Morning Psalms 97; 145

First Reading Joshua 1:1-9

Second Reading Ephesians 3:1-13

Gospel Reading Matthew 8:5-17

Evening Psalms 124; 115

 

Joshua 1:1-9

 

1After the death of Moses the servant of the LORD, the LORD spoke to Joshua son of Nun, Moses’ assistant, saying, 2“My servant Moses is dead. Now proceed to cross the Jordan, you and all this people, into the land that I am giving to them, to the Israelites. 3Every place that the sole of your foot will tread upon I have given to you, as I promised to Moses. 4From the wilderness and the Lebanon as far as the great river, the river Euphrates, all the land of the Hittites, to the Great Sea in the west shall be your territory. 5No one shall be able to stand against you all the days of your life. As I was with Moses, so I will be with you; I will not fail you or forsake you. 6Be strong and courageous; for you shall put this people in possession of the land that I swore to their ancestors to give them. 7Only be strong and very courageous, being careful to act in accordance with all the law that my servant Moses commanded you; do not turn from it to the right hand or to the left, so that you may be successful wherever you go. 8This book of the law shall not depart out of your mouth; you shall meditate on it day and night, so that you may be careful to act in accordance with all that is written in it. For then you shall make your way prosperous, and then you shall be successful. 9I hereby command you: Be strong and courageous; do not be frightened or dismayed, for the LORD your God is with you wherever you go.”

 

What to do when the leader goes missing? This is just what happens with Jesus and his disciples. Jesus ascends to heaven and leaves his disciples staring, wondering what will happen next. It’s not until ten days later that they receive the Holy Spirit at Pentecost—God’s own power and presence to guide them and help them in all the places they are called to go. It recalls something from long before, when Moses, Israel’s greatest prophet, the lawgiver, who spoke with God as a friend, died before the people reached the promised land. How to continue? God charges Joshua to keep going—that, even though Moses is gone, “I will be with you; I will not fail or forsake you.” How do we act in the absence of our comfort? Or hope? Or the sense that we are unequal to the challenge of the day?
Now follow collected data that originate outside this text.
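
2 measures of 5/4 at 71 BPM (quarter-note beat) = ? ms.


Let's work it out.
Quarter-note beat duration = 60000 / 71 ms
Beats per measure (5/4) = 5
One measure = 5 × 60000 / 71 = 300000 / 71 ms
2 measures = 2 × 300000 / 71 = 600000 / 71
= 8450.7 ms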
We trust that God is with us. “Be strong and courageous; do not be frightened or dismayed, for the LORD your God is with you wherever you go.”

 

Gracious God, as you helped your people through wilderness ways, as you guided a scared Joshua and confused and bewildered disciples, remain with us, too—that in the challenge of the days ahead we would be assured that you are with us, and we would never be dismayed, in the hope of Jesus Christ. Amen.